Trust and Successful Enterprises.


If there was only one thing that you had time for - apart from your day job - building trust and an environment congenial for trust, is a single most important investment to be made on the job.

The problem with trust is - everyone wants to be able to trust - but none wants to go through any pain to make themselves trustworthy. Integrity, hard work, honesty - let's face it - these are not easy virtues to practice. They are not easy to practice in your personal life, as a single human being. They are all the more difficult to practice, in a team, when your career is on line. We have all gone through these internal dialogues...

  1. I just have to get that code across - I know there are a couple of bugs - what is the benefit of calling them out. QA will find them. 
  2. I want that next position and being seen in the vicinity of success is going to help - so why not talk about the excellent job that one guy of your team did, and without actually explicitly saying it, leave an impression that I had something to do about it - while I did nothing really. 
  3. Let me tidy up that report - highlight the achievements - and play down on the risks. Risks look bad on the report. 

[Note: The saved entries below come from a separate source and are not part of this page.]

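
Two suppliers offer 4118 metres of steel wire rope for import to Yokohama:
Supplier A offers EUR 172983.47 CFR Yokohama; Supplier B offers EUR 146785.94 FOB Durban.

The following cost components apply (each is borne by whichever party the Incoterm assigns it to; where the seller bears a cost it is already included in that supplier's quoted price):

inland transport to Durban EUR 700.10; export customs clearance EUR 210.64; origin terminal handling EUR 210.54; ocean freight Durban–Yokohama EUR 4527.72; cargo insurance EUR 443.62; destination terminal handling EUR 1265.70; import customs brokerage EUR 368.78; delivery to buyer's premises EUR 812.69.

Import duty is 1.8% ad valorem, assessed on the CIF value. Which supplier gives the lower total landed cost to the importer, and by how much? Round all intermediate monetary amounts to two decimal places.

Supplier A (CFR):
CIF value = CFR price + insurance = 172983.47 + 443.62 = 173427.09
Import duty = 173427.09 × 1.8% = 3121.69
Buyer bears (A): 443.62 + 1265.70 + 368.78 + 812.69 = 2890.79
Landed cost (A) = invoice 172983.47 + 2890.79 + duty 3121.69 = 178995.95
Supplier B (FOB):
CIF value = FOB price + freight + insurance = 146785.94 + 4527.72 + 443.62 = 151757.28
Import duty = 151757.28 × 1.8% = 2731.63
Buyer bears (B): 4527.72 + 443.62 + 1265.70 + 368.78 + 812.69 = 7418.51
Landed cost (B) = invoice 146785.94 + 7418.51 + duty 2731.63 = 156936.08
Difference = |178995.95 − 156936.08| = 22059.87

Supplier B is cheaper by EUR 22059.87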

These small "innocent" under hand techniques that we all do (and I am not talking about crimes or breaking law) - because everybody else does - is like karma. You do it to. Someone else sees it and does it too. You do more. More gets done around you. You push the envelope of your moral further. Someone else tops it. This is just a vicious circle.

And who wins? I don't know who does. I guess the "pointy haired boss" or the "wally" s of the day wins. But this is for sure, that anyone who is just working hard, doing an honest day's job, with passion and dedication for the job, he doesn't win - without going for any underhand techniques, he looses. And someone else looses. The job, the actual project, the actual business, that looses out to employee's own battles.

So, tell you what, I don't think it is a battle that each one of us - individually - could fight and win alone. I think the biggest looser in the game - the enterprise, the business, the job, the project - that needs to pitch in.  Since the enterprise is nothing but you and me and us - it is in the best interest of all of us, to try in our own spheres of influence, to make building an environment congenial of trust our priority.

Tim Cook says very clearly "You look for people that are not political. People that are not bureaucrats. People that can privately celebrate the achievement, but not care if their name that is in the one in the lights. There are greater reasons to do things." Well, he is doing his bit :).